За деревней у реки возле огромной старой березы стояли парень и девушка. Обоим не больше семнадцати. Чернобровая красавица с вьющейся косой за спиной в белом сарафане прижималась к дереву. Парень, высокий и крепкий в плечах, в зеленой рубахе и серой кепке, стоял рядом. О чем-то беседовали. Разговор вел юноша. Девушка, наклонив голову, молча слушала его. У каждого из нас глубоко в памяти хранится такое утро. Именно такое. Заря, река, дерево… еще бывают качели, скамья, теплый дождь… Как же одинаково мы любим в этом возрасте. Одинаково встречаем рассветы и провожаем закаты. Да и как можно не любить, когда на двоих нам всего тридцать пять лет? Весь мир у наших ног, и все дороги открыты – только выбирай. Юность, юность, как же трепетна ты и прекрасна. Как заря вспыхнешь ярким огнем и уйдешь в бытие, оставив в памяти глубокий теплый след.
Девушка, проведя по коре дерева ладонью, молча пошла вдоль реки. Парень догнал ее, взял за локоть, прижал к себе.
– Настя, – коснулся ее плеча.
– Саша, не надо, – девица наклонила голову. – Не надо.
– Я же приеду.
– Приедешь, – еле слышно произнесла девушка и подняла глаза. – Зачем тогда нужно было говорить… зачем тогда… Я же знала, что поедешь. Захар Дементьевич велит, и поедешь.
– Как я могу отказаться, если народ велит. Люди надеялись на меня, а я им «не хочу». Это ведь тоже не дело.
– Вот и езжай в свой Горький! – девушка попыталась пойти, но парень крепко удержал ее за плечо.
– Меня не будет каких-то девять месяцев. Соскучиться не успеешь, как я ворочусь.
Настя медленно перевела взгляд в сторону, где шумела река, и тихо сказала:
– Клава тоже едет в Горький.
– Ну и что? Подумаешь, Клава. Сдалась тебе эта Клава.
– Я же видела, как она на тебя в клубе смотрит. И подруги мне говорили, что… что нравишься ты ей.
– Глупости.
– А если ты и правда ей нравишься, Саша?
– Мало ли чего из этого.
– И в город она тоже едет осенью.
– Она на бухгалтера поступает. И ни один год там пробудет, – парень улыбнулся. – А я – глазом моргнуть не успеешь, как приеду домой.
– Это только кажется так, что быстро. А на самом-то деле…
– Я тебе писать буду. Каждый день.
– Ты что?!
– А что?
– Родители еще подумают невесть чего.
– Что же мне теперь и письмо написать нельзя, – в голосе прозвучала обида.
Настя промолчала.
– Хорошо, – не сразу ответила она. – Ты только пиши сестре моей, Маше. А я у ней забирать буду. Ладно?

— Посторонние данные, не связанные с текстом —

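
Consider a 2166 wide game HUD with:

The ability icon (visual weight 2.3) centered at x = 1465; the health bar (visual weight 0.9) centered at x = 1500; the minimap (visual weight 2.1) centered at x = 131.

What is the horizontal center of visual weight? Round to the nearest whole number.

Total weight = 2.3 + 0.9 + 2.1 = 5.3.
x-moment: 2.3·1465 + 0.9·1500 + 2.1·131 = 4994.6; centroid 4994.6/5.3 ≈ 942.38.

x ≈ 942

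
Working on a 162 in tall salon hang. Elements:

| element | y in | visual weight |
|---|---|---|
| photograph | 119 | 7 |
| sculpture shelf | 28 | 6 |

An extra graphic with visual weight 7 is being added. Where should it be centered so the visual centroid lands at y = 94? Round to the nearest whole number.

y ≈ 126

New total weight: (7 + 6) + 7 = 20.
y: need Σw·y = 20·94 = 1880. Existing = 7·119 + 6·28 = 1001. Remainder 879 / 7 ≈ 125.57.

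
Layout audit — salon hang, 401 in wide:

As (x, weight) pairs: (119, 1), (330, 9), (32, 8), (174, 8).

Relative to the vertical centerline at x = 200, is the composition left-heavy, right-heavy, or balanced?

Weights sum to 1 + 9 + 8 + 8 = 26.
x-moment: 1·119 + 9·330 + 8·32 + 8·174 = 4737; centroid 4737/26 ≈ 182.19.
Since 182.2 is left of 200, the composition reads left-heavy.

left-heavy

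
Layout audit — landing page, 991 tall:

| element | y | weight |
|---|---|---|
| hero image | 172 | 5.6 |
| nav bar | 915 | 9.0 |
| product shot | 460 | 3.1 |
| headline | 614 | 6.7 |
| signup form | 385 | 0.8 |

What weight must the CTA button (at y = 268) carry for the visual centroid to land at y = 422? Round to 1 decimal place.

w ≈ 28.6

Fixed elements: Σw = 5.6 + 9.0 + 3.1 + 6.7 + 0.8 = 25.2, Σw·y = 5.6·172 + 9.0·915 + 3.1·460 + 6.7·614 + 0.8·385 = 15046.0.
Balance at y = 422 requires (15046.0 + w·268) / (25.2 + w) = 422.
Solving: w = (422·25.2 − 15046.0) / (268 − 422) = -4411.6 / -154 ≈ 28.65.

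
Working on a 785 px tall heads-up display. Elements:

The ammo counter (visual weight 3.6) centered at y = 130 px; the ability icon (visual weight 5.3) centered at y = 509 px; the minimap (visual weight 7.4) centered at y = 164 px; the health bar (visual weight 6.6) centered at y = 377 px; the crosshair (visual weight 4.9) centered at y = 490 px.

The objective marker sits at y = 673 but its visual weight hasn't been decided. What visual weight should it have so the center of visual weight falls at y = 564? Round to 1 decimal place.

w ≈ 58.8

Existing Σw = 27.8 (3.6 + 5.3 + 7.4 + 6.6 + 4.9); existing moment 3.6·130 + 5.3·509 + 7.4·164 + 6.6·377 + 4.9·490 = 9268.5.
Balance at y = 564 requires (9268.5 + w·673) / (27.8 + w) = 564.
So w = (564·27.8 − 9268.5)/(673 − 564) = 6410.7/109 ≈ 58.81.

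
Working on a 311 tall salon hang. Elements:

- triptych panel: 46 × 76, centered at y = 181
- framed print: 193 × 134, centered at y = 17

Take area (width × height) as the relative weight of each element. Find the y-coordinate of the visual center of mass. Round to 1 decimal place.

Taking area as weight: triptych panel 46·76 = 3496, framed print 193·134 = 25862. Sum 29358.
Σw·y = 3496·181 + 25862·17 = 1072430, so ȳ = 1072430/29358 ≈ 36.53.

y ≈ 36.5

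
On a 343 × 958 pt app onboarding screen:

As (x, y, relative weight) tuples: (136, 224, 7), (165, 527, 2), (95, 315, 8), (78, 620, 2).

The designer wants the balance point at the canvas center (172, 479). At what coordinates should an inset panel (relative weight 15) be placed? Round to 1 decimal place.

(243.3, 660.3)

After adding the inset panel, total weight = 7 + 2 + 8 + 2 + 15 = 34.
Along x: (2198 + 15·x) / 34 = 172 (existing moment 7·136 + 2·165 + 8·95 + 2·78 = 2198) ⇒ x = (5848 − 2198) / 15 ≈ 243.33.
Along y: (6382 + 15·y) / 34 = 479 (existing moment 7·224 + 2·527 + 8·315 + 2·620 = 6382) ⇒ y = (16286 − 6382) / 15 ≈ 660.27.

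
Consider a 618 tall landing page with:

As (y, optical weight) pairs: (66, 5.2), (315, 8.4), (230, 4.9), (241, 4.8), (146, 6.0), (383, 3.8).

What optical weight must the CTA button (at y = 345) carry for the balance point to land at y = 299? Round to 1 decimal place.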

– Только ты мне тоже пиши, – сказал парень.
– Хорошо, – девушка скромно улыбнулась и медленно пошла, поглядывая на реку. Юноша шел рядом.
Рассвело. Вот ведь тоже – светает и темнеет так, что и не заметишь. Вроде бы только вот-вот, совсем недавно темень стояла несусветная, а сейчас, пожалуйста, вокруг ясно, и стрекочут кузнечики.
– Я вчера к бабе Лизе ходила, матушка за молоком козьим посылала. Пришла, а там Егорка…
– Кто?
– Егорка, – Настя засмеялась. – Козленок. Ох, и забавный, ох, и шустрый. Всю поленницу разворотил окаянный, всех кур распугал. А петуха сам боится. Петух своих курочек в обиду не дает. Прогоняет его. Я сама не видела, мне баба Лиза рассказывала. Забавно, да? – девушка остановилась. – А ведь он слабеньким уродился. Совсем нехороший был. Думали не выкарабкается. А баба Лиза выходила его. В избу забрала, через соску молоком поила. Головку вот так вот одной рукой придерживала, а другой кормила. Теперь вон какой красивый стал. Шустрый – глаз да глаз за ним нужен. Маленький ведь еще, вот и хулиганит.
Александр с замиранием слушал подругу. Какая же она все-таки хорошая. И голосок такой добрый, что послушаешь его, и так хорошо становится, так радостно делается на душе, будто только что испробовал волшебную конфету. И любоваться ею одно удовольствие. Какое же это счастье стоять рядом с ней и трогать ее ладонь. Такая она красивая. Красивая и по-детски еще немного наивная.
Александр приблизился на полшага, коснулся Настиного предплечья и поцеловал ее.
– Ой, Саша, не надо. Зачем ты так? – спросила девушка. – А если бы нас сейчас кто увидел?
– Да кто нас может увидеть?
– Мало ли? Может, кто и на рыбалку спозаранку вышел… или… Никита Кондратьевич стадо, поди, уже погнал.
– Я же аккуратно.
– Все равно, – Настя прошла вперед и украдкой улыбнулась. Не услышав за собой шагов, она обернулась. Александр стоял неподвижно.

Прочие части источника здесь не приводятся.